CF798E 题解
Solution
挺有意思的,我们不难想到,我们可以通过 \(a_{1,2,..,n}\) 建立起大小关系,为了方便,我们从小向大连,然后通过 topo 序来确定 \(p_{1,2,...,n}\)。连边的话显然有 \(\Theta(n^2)\) 的做法,即 \(x:1\to n\),每一次如果有 \(a_x\),那么 \([1,a_x)\) 中除了未被标记的点都连向 \(x\),\(x\) 连向 \(a_x\)。

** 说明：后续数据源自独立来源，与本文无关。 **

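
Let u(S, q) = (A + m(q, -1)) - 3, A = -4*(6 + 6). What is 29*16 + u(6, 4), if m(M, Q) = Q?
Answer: 412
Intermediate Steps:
A = -48 (A = -4*12 = -48)
u(S, q) = -52 (u(S, q) = (-48 - 1) - 3 = -49 - 3 = -52)
29*16 + u(6, 4) = 29*16 - 52 = 464 - 52 = 412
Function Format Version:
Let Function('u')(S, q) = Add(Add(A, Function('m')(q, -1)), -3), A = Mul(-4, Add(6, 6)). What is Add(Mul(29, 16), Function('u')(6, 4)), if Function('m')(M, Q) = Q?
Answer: 412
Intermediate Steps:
A = -48 (A = Mul(-4, 12) = -48)
Function('u')(S, q) = -52 (Function('u')(S, q) = Add(Add(-48, -1), -3) = Add(-49, -3) = -52)
Add(Mul(29, 16), Function('u')(6, 4)) = Add(Mul(29, 16), -52) = Add(464, -52) = 412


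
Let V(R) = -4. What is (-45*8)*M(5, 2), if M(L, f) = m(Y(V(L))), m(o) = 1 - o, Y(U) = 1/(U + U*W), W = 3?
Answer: -765/2 ≈ -382.50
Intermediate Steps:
Y(U) = 1/(4*U) (Y(U) = 1/(U + U*3) = 1/(U + 3*U) = 1/(4*U))
M(L, f) = 17/16 (M(L, f) = 1 - 1/(4*(-4)) = 1 - (-1)/(4*4) = 1 - 1*(-1/16) = 1 + 1/16 = 17/16)
(-45*8)*M(5, 2) = -45*8*(17/16) = -360*17/16 = -765/2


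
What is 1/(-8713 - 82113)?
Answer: -1/90826 ≈ -1.1010e-5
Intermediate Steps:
1/(-8713 - 82113) = 1/(-90826) = -1/90826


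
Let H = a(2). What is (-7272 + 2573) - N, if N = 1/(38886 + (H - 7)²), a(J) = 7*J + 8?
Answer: -183782590/39111 ≈ -4699.0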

我们定义 \(b_{a_x}=x\),那么注意到,如果我们每次能够快速找到未经过的反边,然后暴力删除,总复杂度就是对的,而我们注意到 \(x\) 会连出去的反边只有 \((x,b_x)\) 以及 \((x,i)\) 使得 \(1\le i<a_x\wedge b_i>x\) 的 \(i\),所以我们可以维护区间 \(b_{i}\) 最大值的位置,然后暴力删除就好了。
复杂度 \(\Theta(n\log n)\)。
Code
#include <bits/stdc++.h>
using namespace std;
#define Int register int
#define MAXN 500005
//char buf[1<<21],*p1=buf,*p2=buf;
//#define getchar() (p1==p2 && (p2=(p1=buf)+fread(buf,1,1<<21,stdin),p1==p2)?EOF:*p1++)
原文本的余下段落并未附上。